Desde los municipios de Socha y Tasco, rechazan solicitudes de los campesinos parameros en el paro
Defensores del agua piden mantener las normas ambientales y advierten riesgos de eliminar las protecciones de los páramos

Quienes defienden los páramos del departamento, no están de acuerdo que se pida derogar resoluciones que los protegen. Foto | Caracol Radio

Tunja
Después de cinco días del paro campesino paramero, que tiene como punto de concentración la llamada Curva de la Zanahoria entre Ventaquemada y Tunja, empiezan a surgir voces en contra frente a las solicitudes de los manifestantes. La más crucial: la derogación de resoluciones que delimitan y categorizan como reserva forestal al páramo de El Cocuy. Colectivos ambientales no están de acuerdo en que se acceda a esta petición, porque quedaría el páramo sin protección.
Lina Arismendy, vocera del colectivo Resistencia y Lucha por el Agua de Socha, afirmó en Caracol Radio: «nosotros vemos estas solicitudes como un golpe a las organizaciones que defienden el agua y el territorio. Son unas solicitudes descabelladas, no pueden decir que tumben resoluciones que protegen los ecosistemas estratégicos».
Arismendy agregó: «estamos de acuerdo con la reconversión, con que se haga una transición energética, respetamos el derecho de los trabajadores mineros que son nuestros hermanos, nuestros familiares, los respetamos.

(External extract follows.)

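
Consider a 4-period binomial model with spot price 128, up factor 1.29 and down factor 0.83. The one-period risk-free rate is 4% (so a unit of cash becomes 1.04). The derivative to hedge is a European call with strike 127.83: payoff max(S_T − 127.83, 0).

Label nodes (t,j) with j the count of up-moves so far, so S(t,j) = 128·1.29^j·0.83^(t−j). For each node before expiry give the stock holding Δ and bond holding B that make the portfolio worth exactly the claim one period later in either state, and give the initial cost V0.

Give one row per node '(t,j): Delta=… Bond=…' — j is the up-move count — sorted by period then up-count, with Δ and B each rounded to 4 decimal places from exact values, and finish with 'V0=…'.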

Pero creo que sí es momento de hacer un cambio, estamos pasando por un cambio a nivel mundial y no puede ser que nosotros nos quedemos atrás», refiriéndose también a que no se pueden permitir actividades extractivas en zona de páramo.
Sin embargo, aclaró que, por ejemplo, en el caso del páramo de Pisba, que además no está delimitado, no se está abriendo la frontera agrícola y que por el contrario allí se ha avanzado en su recuperación, caso contrario a lo que según Lina, no pasa en El Cocuy: «tiene cantidades de pinos maderables, cantidades de ovejas y caballos, entonces lo que él quiere es tener actividad extractivista en el páramo», advierte sobre el presidente de la Federación de Parameros del Nororiente Colombiano, Roberto Arango.
Por su parte, Mauricio Reyes, vocero de la Asociación de Acueductos Comunitarios de Tasco (Asoacctasco) e integrante de la Veeduría Ciudadana Ambiental, expresó en Caracol Radio: «la posición de nosotros es totalmente contraria a la que están tratando en las mesas de diálogo o lo que están pidiendo la Federación de Parameros».
Reyes añadió: «llevamos 30 años luchando por la defensa del páramo de Pisba y sería un absurdo después de tanto tiempo echar un reversazo, para que entonces a partir de ahora empezara a pedirle al Gobierno que derogue leyes, que derogue resoluciones, para que el páramo quede libre y, quienes han venido haciendo el daño por tanto tiempo, pues queden con la total libertad para seguir acabando con el ecosistema».
También señaló: «rechazamos la posición del representante de la Federación porque no nos representan, no representan nuestros intereses. Hay intereses personales, particulares porque son grandes cuidadores de ovejas y de ganado en la zona, y él siempre ha velado por sus intereses, no por los intereses de toda la comunidad que realmente queremos que protejan los páramos».
Ambos líderes coincidieron en que se debe mantener la protección de los páramos y garantizar que cualquier cambio normativo se discuta con las comunidades que habitan y cuidan estos ecosistemas.